Review: The Art of Freedom: Teaching the Humanities to the Poor

Book cover to The Art of Freedom by Earl Shorris
The Art of Freedom: Teaching the Humanities to the Poor by Earl Shorris
My rating: 2 of 5 stars

There are things I really like about this book. The author makes a compelling argument of taking the time and resources to actively engage with poor (and often those also marginalized by their identity) with the humanities, specifically through the Clemente course program. More importantly, he has spent his life setting up such programs in so many different parts of the world; from Alaska to Mexico to Chicago to South Korean to Darfur. To hear the ways in which the humanities impact the daily lives of people and help them further explore and articulate their place in the world is so powerful. I am entirely appreciative of Shorris' work and willingness to do this work and share his experiences. It validates so much of what many educators of the liberal arts have said for generations. So that's the part that I really liked. However, there are two aspects that make this book hard to fully appreciate or give it more than 2 stars. The first is that while he often praises and recognizes the efforts of the students in attendance or the ones that succeed, he also come across as a bit too elitist and disregarding of those that aren't fully in his circle and way of doing things (unless, of course, they eventually convince him of the value of their way). It's hard to pinpoint but it just pops up when he discusses others at times and his emphasis on the importance of status of the educators. Secondly, and more challenging, is his objectification of women. It seems strange that this book was not better edited in this regard. Nearly every woman that he discusses is usually talked about in their level of attractiveness. Some he muses are beautiful and could be models (with racialize and ethnocentralize views that almost seem to indicate that he is surprised to find these people of color both beautiful and intelligent).

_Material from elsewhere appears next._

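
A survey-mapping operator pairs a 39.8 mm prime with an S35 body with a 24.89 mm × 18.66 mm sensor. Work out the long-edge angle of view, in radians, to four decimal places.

Angle of view α = 2·arctan(w/2f) with w = 24.89 mm and f = 39.8 mm.
w/2f = 0.31269; arctan(0.31269) ≈ 0.3031 rad, so α ≈ 0.6061 rad.

0.6061 rad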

At other times, he comments on women being fat and unattractive. He does occasionally make similar comments about men but not nearly at the same rate and overall, it's irrelevant to the actual purpose of the book (at least, one would hope and assume). The result is that he has written a hagiography of the humanities and its impact to turn poor folks into critical thinkers while offering a book that feels at times less able to do that same critical thinking and more focused on him.